Seguramente es inevitable la equivalencia coloquial entre Europa y la Unión Europea pero la semántica histórica no es la misma. Europa representa siglos de disrupción y fugaces concordias, la Europa de los grandes monasterios y de la Ilustración, de la llegada de los turcos a las puertas de Viena, Auschwitz, el Muro de Berlin y el final de la guerra fría. La Unión Europea en cambio y con sucesivas denominaciones parece como la inspiración de un procedimiento para restañar las heridas de la vieja Europa. Un elemento central del europeísmo fue la alarma ante la presencia soviética en media Europa, al igual que la reconciliación franco-alemana, afrontada con pragmatismo al crearse la Comunidad del Carbón y del Acero. Sin atender a los precedentes de la Europa de siglos resulta difícil entender los acelerones y frenazos de la Unión Europea.

Por ejemplo: si se acostumbra a criticar las pulsiones populistas de Polonia, es como si únicamente quisiéramos ver el lado oscuro de la Historia. Extraño pueblo, curtido por la desmesura y el arrojo. Experiencia de exilio y destierro, obnubilación patriótica, particiones sin límite.
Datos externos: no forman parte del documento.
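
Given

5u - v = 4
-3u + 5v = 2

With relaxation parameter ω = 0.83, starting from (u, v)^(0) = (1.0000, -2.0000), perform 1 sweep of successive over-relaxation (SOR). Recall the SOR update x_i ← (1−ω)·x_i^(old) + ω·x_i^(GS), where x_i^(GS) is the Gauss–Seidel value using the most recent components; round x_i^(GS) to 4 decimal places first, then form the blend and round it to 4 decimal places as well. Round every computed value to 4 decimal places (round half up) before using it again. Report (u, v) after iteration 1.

Iteration 1:
  u: GS value = (4 - (-1)·-2.0000) / (5) = 0.4000;  u ← (1−ω)·1.0000 + ω·0.4000 = 0.5020
  v: GS value = (2 - (-3)·0.5020) / (5) = 0.7012;  v ← (1−ω)·-2.0000 + ω·0.7012 = 0.2420

(0.5020, 0.2420)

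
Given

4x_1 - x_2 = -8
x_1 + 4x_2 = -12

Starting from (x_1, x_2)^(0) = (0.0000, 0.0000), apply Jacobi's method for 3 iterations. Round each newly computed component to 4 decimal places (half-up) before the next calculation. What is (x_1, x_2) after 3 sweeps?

Iteration 1:
  x_1 = (-8 - (-1)·0.0000) / (4) = -2.0000
  x_2 = (-12 - (1)·0.0000) / (4) = -3.0000
Iteration 2:
  x_1 = (-8 - (-1)·-3.0000) / (4) = -2.7500
  x_2 = (-12 - (1)·-2.0000) / (4) = -2.5000
Iteration 3:
  x_1 = (-8 - (-1)·-2.5000) / (4) = -2.6250
  x_2 = (-12 - (1)·-2.7500) / (4) = -2.3125

(-2.6250, -2.3125)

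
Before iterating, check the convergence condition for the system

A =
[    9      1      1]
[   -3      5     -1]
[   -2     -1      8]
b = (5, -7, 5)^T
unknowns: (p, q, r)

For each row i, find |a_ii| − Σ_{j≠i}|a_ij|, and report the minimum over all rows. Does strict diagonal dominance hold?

1

row 1: |9| − (1+1) = 7
row 2: |5| − (3+1) = 1
row 3: |8| − (2+1) = 5
minimum over rows = 1 → strictly diagonally dominant (convergence guaranteed)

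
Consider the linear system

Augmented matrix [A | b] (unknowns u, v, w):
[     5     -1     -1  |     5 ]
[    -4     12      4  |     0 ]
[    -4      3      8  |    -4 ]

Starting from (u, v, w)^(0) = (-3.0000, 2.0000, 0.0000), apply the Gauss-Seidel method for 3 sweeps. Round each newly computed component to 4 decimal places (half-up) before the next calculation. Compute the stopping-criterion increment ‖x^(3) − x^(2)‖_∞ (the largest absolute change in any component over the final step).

0.0437

Iteration 1:
  u = (5 - (-1)·2.0000 - (-1)·0.0000) / (5) = 1.4000
  v = (0 - (-4)·1.4000 - (4)·0.0000) / (12) = 0.4667
  w = (-4 - (-4)·1.4000 - (3)·0.4667) / (8) = 0.0250
Iteration 2:
  u = (5 - (-1)·0.4667 - (-1)·0.0250) / (5) = 1.0983
  v = (0 - (-4)·1.0983 - (4)·0.0250) / (12) = 0.3578
  w = (-4 - (-4)·1.0983 - (3)·0.3578) / (8) = -0.0850
Iteration 3:
  u = (5 - (-1)·0.3578 - (-1)·-0.0850) / (5) = 1.0546
  v = (0 - (-4)·1.0546 - (4)·-0.0850) / (12) = 0.3799
  w = (-4 - (-4)·1.0546 - (3)·0.3799) / (8) = -0.1152
Change: (-0.0437, 0.0221, -0.0302) → max |·| = 0.0437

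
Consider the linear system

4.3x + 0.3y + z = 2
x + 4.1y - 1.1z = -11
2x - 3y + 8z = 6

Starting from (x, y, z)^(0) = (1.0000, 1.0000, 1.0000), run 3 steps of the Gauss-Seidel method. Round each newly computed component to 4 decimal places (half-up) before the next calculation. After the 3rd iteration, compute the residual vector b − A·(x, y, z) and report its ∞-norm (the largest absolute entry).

Iteration 1:
  x = (2 - (0.3)·1.0000 - (1)·1.0000) / (4.3) = 0.1628
  y = (-11 - (1)·0.1628 - (-1.1)·1.0000) / (4.1) = -2.4543
  z = (6 - (2)·0.1628 - (-3)·-2.4543) / (8) = -0.2111
Iteration 2:
  x = (2 - (0.3)·-2.4543 - (1)·-0.2111) / (4.3) = 0.6854
  y = (-11 - (1)·0.6854 - (-1.1)·-0.2111) / (4.1) = -2.9067
  z = (6 - (2)·0.6854 - (-3)·-2.9067) / (8) = -0.5114
Iteration 3:
  x = (2 - (0.3)·-2.9067 - (1)·-0.5114) / (4.3) = 0.7868
  y = (-11 - (1)·0.7868 - (-1.1)·-0.5114) / (4.1) = -3.0120
  z = (6 - (2)·0.7868 - (-3)·-3.0120) / (8) = -0.5762
Residual b − A·x = (0.0966, -0.0714, 0.0000); ∞-norm = 0.0966

0.0966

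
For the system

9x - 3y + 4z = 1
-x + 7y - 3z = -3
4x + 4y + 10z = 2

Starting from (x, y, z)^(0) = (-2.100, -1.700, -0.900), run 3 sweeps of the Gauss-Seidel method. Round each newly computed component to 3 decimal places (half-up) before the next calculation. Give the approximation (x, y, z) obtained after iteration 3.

(-0.179, -0.255, 0.374)

Iteration 1:
  x = (1 - (-3)·-1.700 - (4)·-0.900) / (9) = -0.056
  y = (-3 - (-1)·-0.056 - (-3)·-0.900) / (7) = -0.822
  z = (2 - (4)·-0.056 - (4)·-0.822) / (10) = 0.551
Iteration 2:
  x = (1 - (-3)·-0.822 - (4)·0.551) / (9) = -0.408
  y = (-3 - (-1)·-0.408 - (-3)·0.551) / (7) = -0.251
  z = (2 - (4)·-0.408 - (4)·-0.251) / (10) = 0.464
Iteration 3:
  x = (1 - (-3)·-0.251 - (4)·0.464) / (9) = -0.179
  y = (-3 - (-1)·-0.179 - (-3)·0.464) / (7) = -0.255
  z = (2 - (4)·-0.179 - (4)·-0.255) / (10) = 0.374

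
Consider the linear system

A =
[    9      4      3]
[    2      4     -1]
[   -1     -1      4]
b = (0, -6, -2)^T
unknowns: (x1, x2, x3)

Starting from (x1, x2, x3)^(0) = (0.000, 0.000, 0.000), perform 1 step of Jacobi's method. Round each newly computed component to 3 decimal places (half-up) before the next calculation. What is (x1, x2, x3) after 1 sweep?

(0.000, -1.500, -0.500)

Iteration 1:
  x1 = (0 - (4)·0.000 - (3)·0.000) / (9) = 0.000
  x2 = (-6 - (2)·0.000 - (-1)·0.000) / (4) = -1.500
  x3 = (-2 - (-1)·0.000 - (-1)·0.000) / (4) = -0.500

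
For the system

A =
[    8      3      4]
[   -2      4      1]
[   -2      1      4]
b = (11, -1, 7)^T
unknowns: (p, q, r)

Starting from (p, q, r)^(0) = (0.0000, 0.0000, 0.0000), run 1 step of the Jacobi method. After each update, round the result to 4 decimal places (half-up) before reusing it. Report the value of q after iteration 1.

Iteration 1:
  p = (11 - (3)·0.0000 - (4)·0.0000) / (8) = 1.3750
  q = (-1 - (-2)·0.0000 - (1)·0.0000) / (4) = -0.2500
  r = (7 - (-2)·0.0000 - (1)·0.0000) / (4) = 1.7500

-0.2500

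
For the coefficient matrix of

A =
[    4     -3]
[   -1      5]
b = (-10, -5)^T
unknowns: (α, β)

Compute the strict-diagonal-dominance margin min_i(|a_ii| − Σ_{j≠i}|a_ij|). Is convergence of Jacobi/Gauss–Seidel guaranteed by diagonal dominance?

1

row 1: |4| − (3) = 1
row 2: |5| − (1) = 4
minimum over rows = 1 → strictly diagonally dominant (convergence guaranteed)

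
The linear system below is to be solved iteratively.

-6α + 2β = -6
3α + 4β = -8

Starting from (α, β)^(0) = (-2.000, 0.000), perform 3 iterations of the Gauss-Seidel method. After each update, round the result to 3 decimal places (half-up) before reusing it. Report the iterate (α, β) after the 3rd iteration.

Iteration 1:
  α = (-6 - (2)·0.000) / (-6) = 1.000
  β = (-8 - (3)·1.000) / (4) = -2.750
Iteration 2:
  α = (-6 - (2)·-2.750) / (-6) = 0.083
  β = (-8 - (3)·0.083) / (4) = -2.062
Iteration 3:
  α = (-6 - (2)·-2.062) / (-6) = 0.313
  β = (-8 - (3)·0.313) / (4) = -2.235

(0.313, -2.235)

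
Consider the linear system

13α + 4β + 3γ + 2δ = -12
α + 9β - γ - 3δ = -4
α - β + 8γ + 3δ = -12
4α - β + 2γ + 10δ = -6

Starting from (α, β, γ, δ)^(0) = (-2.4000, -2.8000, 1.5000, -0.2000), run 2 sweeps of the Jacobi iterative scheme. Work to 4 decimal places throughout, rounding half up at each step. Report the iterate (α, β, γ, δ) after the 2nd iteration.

Iteration 1:
  α = (-12 - (4)·-2.8000 - (3)·1.5000 - (2)·-0.2000) / (13) = -0.3769
  β = (-4 - (1)·-2.4000 - (-1)·1.5000 - (-3)·-0.2000) / (9) = -0.0778
  γ = (-12 - (1)·-2.4000 - (-1)·-2.8000 - (3)·-0.2000) / (8) = -1.4750
  δ = (-6 - (4)·-2.4000 - (-1)·-2.8000 - (2)·1.5000) / (10) = -0.2200
Iteration 2:
  α = (-12 - (4)·-0.0778 - (3)·-1.4750 - (2)·-0.2200) / (13) = -0.5249
  β = (-4 - (1)·-0.3769 - (-1)·-1.4750 - (-3)·-0.2200) / (9) = -0.6398
  γ = (-12 - (1)·-0.3769 - (-1)·-0.0778 - (3)·-0.2200) / (8) = -1.3801
  δ = (-6 - (4)·-0.3769 - (-1)·-0.0778 - (2)·-1.4750) / (10) = -0.1620

(-0.5249, -0.6398, -1.3801, -0.1620)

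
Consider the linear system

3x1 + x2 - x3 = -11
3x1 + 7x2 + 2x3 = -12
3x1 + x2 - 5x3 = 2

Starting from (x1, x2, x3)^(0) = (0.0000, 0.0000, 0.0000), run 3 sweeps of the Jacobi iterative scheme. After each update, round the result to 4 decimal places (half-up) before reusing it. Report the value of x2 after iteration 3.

0.5102

Iteration 1:
  x1 = (-11 - (1)·0.0000 - (-1)·0.0000) / (3) = -3.6667
  x2 = (-12 - (3)·0.0000 - (2)·0.0000) / (7) = -1.7143
  x3 = (2 - (3)·0.0000 - (1)·0.0000) / (-5) = -0.4000
Iteration 2:
  x1 = (-11 - (1)·-1.7143 - (-1)·-0.4000) / (3) = -3.2286
  x2 = (-12 - (3)·-3.6667 - (2)·-0.4000) / (7) = -0.0286
  x3 = (2 - (3)·-3.6667 - (1)·-1.7143) / (-5) = -2.9429
Iteration 3:
  x1 = (-11 - (1)·-0.0286 - (-1)·-2.9429) / (3) = -4.6381
  x2 = (-12 - (3)·-3.2286 - (2)·-2.9429) / (7) = 0.5102
  x3 = (2 - (3)·-3.2286 - (1)·-0.0286) / (-5) = -2.3429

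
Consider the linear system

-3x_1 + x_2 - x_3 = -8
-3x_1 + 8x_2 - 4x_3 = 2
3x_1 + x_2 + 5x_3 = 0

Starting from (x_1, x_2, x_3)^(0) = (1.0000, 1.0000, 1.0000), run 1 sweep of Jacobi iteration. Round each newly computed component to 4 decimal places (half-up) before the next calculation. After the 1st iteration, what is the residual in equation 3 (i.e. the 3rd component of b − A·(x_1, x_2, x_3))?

-5.1251

Iteration 1:
  x_1 = (-8 - (1)·1.0000 - (-1)·1.0000) / (-3) = 2.6667
  x_2 = (2 - (-3)·1.0000 - (-4)·1.0000) / (8) = 1.1250
  x_3 = (0 - (3)·1.0000 - (1)·1.0000) / (5) = -0.8000
Residual b − A·x = (-1.9249, -2.1999, -5.1251)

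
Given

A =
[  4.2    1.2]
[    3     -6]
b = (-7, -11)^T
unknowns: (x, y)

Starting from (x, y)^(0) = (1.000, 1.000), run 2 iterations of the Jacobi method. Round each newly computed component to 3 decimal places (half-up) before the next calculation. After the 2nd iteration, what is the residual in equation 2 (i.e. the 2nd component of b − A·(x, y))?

Iteration 1:
  x = (-7 - (1.2)·1.000) / (4.2) = -1.952
  y = (-11 - (3)·1.000) / (-6) = 2.333
Iteration 2:
  x = (-7 - (1.2)·2.333) / (4.2) = -2.333
  y = (-11 - (3)·-1.952) / (-6) = 0.857
Residual b − A·x = (1.770, 1.141)

1.141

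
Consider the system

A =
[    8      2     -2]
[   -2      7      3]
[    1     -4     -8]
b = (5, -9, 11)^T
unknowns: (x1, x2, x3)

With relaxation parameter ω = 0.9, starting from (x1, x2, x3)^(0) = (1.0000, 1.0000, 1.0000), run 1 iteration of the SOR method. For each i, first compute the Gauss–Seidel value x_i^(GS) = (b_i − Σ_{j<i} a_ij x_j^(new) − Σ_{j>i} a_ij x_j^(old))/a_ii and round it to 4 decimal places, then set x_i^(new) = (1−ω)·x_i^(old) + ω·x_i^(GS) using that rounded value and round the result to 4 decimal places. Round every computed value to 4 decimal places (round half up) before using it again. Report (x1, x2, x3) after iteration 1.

(0.6625, -1.2725, -0.4903)

Iteration 1:
  x1: GS value = (5 - (2)·1.0000 - (-2)·1.0000) / (8) = 0.6250;  x1 ← (1−ω)·1.0000 + ω·0.6250 = 0.6625
  x2: GS value = (-9 - (-2)·0.6625 - (3)·1.0000) / (7) = -1.5250;  x2 ← (1−ω)·1.0000 + ω·-1.5250 = -1.2725
  x3: GS value = (11 - (1)·0.6625 - (-4)·-1.2725) / (-8) = -0.6559;  x3 ← (1−ω)·1.0000 + ω·-0.6559 = -0.4903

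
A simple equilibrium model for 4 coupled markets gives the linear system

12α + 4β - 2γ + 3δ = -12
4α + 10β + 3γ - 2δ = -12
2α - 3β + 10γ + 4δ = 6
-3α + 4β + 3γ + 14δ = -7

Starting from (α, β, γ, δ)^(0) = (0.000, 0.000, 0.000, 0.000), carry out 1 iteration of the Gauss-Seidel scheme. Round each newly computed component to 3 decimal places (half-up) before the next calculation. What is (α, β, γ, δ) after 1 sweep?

Iteration 1:
  α = (-12 - (4)·0.000 - (-2)·0.000 - (3)·0.000) / (12) = -1.000
  β = (-12 - (4)·-1.000 - (3)·0.000 - (-2)·0.000) / (10) = -0.800
  γ = (6 - (2)·-1.000 - (-3)·-0.800 - (4)·0.000) / (10) = 0.560
  δ = (-7 - (-3)·-1.000 - (4)·-0.800 - (3)·0.560) / (14) = -0.606

(-1.000, -0.800, 0.560, -0.606)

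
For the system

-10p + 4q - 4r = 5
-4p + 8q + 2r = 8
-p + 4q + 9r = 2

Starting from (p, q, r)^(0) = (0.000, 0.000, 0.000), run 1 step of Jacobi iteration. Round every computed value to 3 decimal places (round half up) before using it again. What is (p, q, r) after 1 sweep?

(-0.500, 1.000, 0.222)

Iteration 1:
  p = (5 - (4)·0.000 - (-4)·0.000) / (-10) = -0.500
  q = (8 - (-4)·0.000 - (2)·0.000) / (8) = 1.000
  r = (2 - (-1)·0.000 - (4)·0.000) / (9) = 0.222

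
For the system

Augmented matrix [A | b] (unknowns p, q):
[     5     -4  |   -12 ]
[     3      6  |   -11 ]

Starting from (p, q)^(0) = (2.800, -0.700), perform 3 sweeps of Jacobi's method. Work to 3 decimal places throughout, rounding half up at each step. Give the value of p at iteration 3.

-2.682

Iteration 1:
  p = (-12 - (-4)·-0.700) / (5) = -2.960
  q = (-11 - (3)·2.800) / (6) = -3.233
Iteration 2:
  p = (-12 - (-4)·-3.233) / (5) = -4.986
  q = (-11 - (3)·-2.960) / (6) = -0.353
Iteration 3:
  p = (-12 - (-4)·-0.353) / (5) = -2.682
  q = (-11 - (3)·-4.986) / (6) = 0.660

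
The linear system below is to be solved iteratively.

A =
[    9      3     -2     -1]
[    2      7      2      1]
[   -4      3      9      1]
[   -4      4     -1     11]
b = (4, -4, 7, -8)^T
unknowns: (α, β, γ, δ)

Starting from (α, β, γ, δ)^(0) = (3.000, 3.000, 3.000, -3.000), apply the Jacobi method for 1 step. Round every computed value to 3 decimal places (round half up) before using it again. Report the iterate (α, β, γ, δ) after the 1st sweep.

Iteration 1:
  α = (4 - (3)·3.000 - (-2)·3.000 - (-1)·-3.000) / (9) = -0.222
  β = (-4 - (2)·3.000 - (2)·3.000 - (1)·-3.000) / (7) = -1.857
  γ = (7 - (-4)·3.000 - (3)·3.000 - (1)·-3.000) / (9) = 1.444
  δ = (-8 - (-4)·3.000 - (4)·3.000 - (-1)·3.000) / (11) = -0.455

(-0.222, -1.857, 1.444, -0.455)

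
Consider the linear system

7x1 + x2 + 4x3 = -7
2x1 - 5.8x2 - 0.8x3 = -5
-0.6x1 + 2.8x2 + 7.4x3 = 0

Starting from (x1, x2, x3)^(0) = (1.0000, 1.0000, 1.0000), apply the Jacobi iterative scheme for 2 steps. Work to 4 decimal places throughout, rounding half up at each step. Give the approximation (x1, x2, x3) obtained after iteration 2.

Iteration 1:
  x1 = (-7 - (1)·1.0000 - (4)·1.0000) / (7) = -1.7143
  x2 = (-5 - (2)·1.0000 - (-0.8)·1.0000) / (-5.8) = 1.0690
  x3 = (0 - (-0.6)·1.0000 - (2.8)·1.0000) / (7.4) = -0.2973
Iteration 2:
  x1 = (-7 - (1)·1.0690 - (4)·-0.2973) / (7) = -0.9828
  x2 = (-5 - (2)·-1.7143 - (-0.8)·-0.2973) / (-5.8) = 0.3119
  x3 = (0 - (-0.6)·-1.7143 - (2.8)·1.0690) / (7.4) = -0.5435

(-0.9828, 0.3119, -0.5435)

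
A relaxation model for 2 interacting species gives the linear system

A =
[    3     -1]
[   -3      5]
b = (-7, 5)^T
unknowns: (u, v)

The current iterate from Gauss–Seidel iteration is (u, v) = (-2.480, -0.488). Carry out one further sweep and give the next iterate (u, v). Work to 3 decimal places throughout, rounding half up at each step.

One sweep:
  u = (-7 - (-1)·-0.488) / (3) = -2.496
  v = (5 - (-3)·-2.496) / (5) = -0.498

(-2.496, -0.498)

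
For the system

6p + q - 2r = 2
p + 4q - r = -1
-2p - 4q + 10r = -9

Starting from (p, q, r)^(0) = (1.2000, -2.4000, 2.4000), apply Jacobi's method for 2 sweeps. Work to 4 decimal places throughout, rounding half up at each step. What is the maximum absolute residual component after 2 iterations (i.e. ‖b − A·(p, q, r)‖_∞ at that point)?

7.8502

Iteration 1:
  p = (2 - (1)·-2.4000 - (-2)·2.4000) / (6) = 1.5333
  q = (-1 - (1)·1.2000 - (-1)·2.4000) / (4) = 0.0500
  r = (-9 - (-2)·1.2000 - (-4)·-2.4000) / (10) = -1.6200
Iteration 2:
  p = (2 - (1)·0.0500 - (-2)·-1.6200) / (6) = -0.2150
  q = (-1 - (1)·1.5333 - (-1)·-1.6200) / (4) = -1.0383
  r = (-9 - (-2)·1.5333 - (-4)·0.0500) / (10) = -0.5733
Residual b − A·x = (3.1817, 2.7949, -7.8502); ∞-norm = 7.8502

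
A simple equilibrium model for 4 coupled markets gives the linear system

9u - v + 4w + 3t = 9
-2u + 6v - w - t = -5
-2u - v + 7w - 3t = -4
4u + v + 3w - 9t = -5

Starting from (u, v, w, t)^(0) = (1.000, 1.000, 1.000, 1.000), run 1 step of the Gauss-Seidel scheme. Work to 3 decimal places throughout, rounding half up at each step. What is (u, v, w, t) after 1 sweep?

Iteration 1:
  u = (9 - (-1)·1.000 - (4)·1.000 - (3)·1.000) / (9) = 0.333
  v = (-5 - (-2)·0.333 - (-1)·1.000 - (-1)·1.000) / (6) = -0.389
  w = (-4 - (-2)·0.333 - (-1)·-0.389 - (-3)·1.000) / (7) = -0.103
  t = (-5 - (4)·0.333 - (1)·-0.389 - (3)·-0.103) / (-9) = 0.626

(0.333, -0.389, -0.103, 0.626)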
Cargas de caballería contra carros blindados, vuelo temerario de los pilotos polacos en la Batalla de Inglaterra: luego tuvieron que quedarse en Londres tomando vodka en un recóndito bar de Kensington. Apabullante literatura polaca, desde “Pan Tadeusz” a Gombrowicz. Hoy es una sociedad pujante, que busca la prosperidad, arrolladoramente vitalista, por grande que sea el peso de la Historia. Pararon a los turcos a las puertas de Viena, vieron salir el ejército de Hitler y como entraban las tropas de Stalin. Creyeron incluso en Napoleón. Más tarde pensaron que los Estados Unidos, al menos, no les habían traicionado. El centro de Europa está en Varsovia.

Sin sentido histórico, las nuevas generaciones europeas caen el descontento de improvisación, al igual que nos sucede en España con la Constitución de 1978. Los observadores de las principales instituciones multilaterales sostienen que la elección de líderes se hace por eliminación, al contrario de lo que ocurre con las naciones, cuyos gobernantes son elegidos por elección de los ciudadanos, si aplicamos el método popperiano, para sustituir el que ha gobernado mal por otro que tal vez gobierne bien. En las organizaciones supranacionales, el elegido acostumbra a ser el que dice que sí a los Estados-miembro que han de proceder a su elección. Indirectamente, ese proceso tiene que ver con otro “mantra” europeo. Cuando las cosas van mal, siempre se dice que la solución es “Más Europa”. Sin embargo, ¿en qué secuencia empírica se basa esta conclusión? De hecho, no se trata de una secuencia empírica sino de una retórica de poderes consolidados por un conjunto –natural, si se quiere- de conveniencias e intereses. Uno puede pedir “Más Europa” siempre que se le antoje pero para eso se requiere un gran liderato político que las instituciones europeas, por su idiosincrasia híbrida, tardarán en tener. Es, ni más ni menos, un déficit de ética de la responsabilidad en una Unión Europea que quiera ser gran potencia mundial.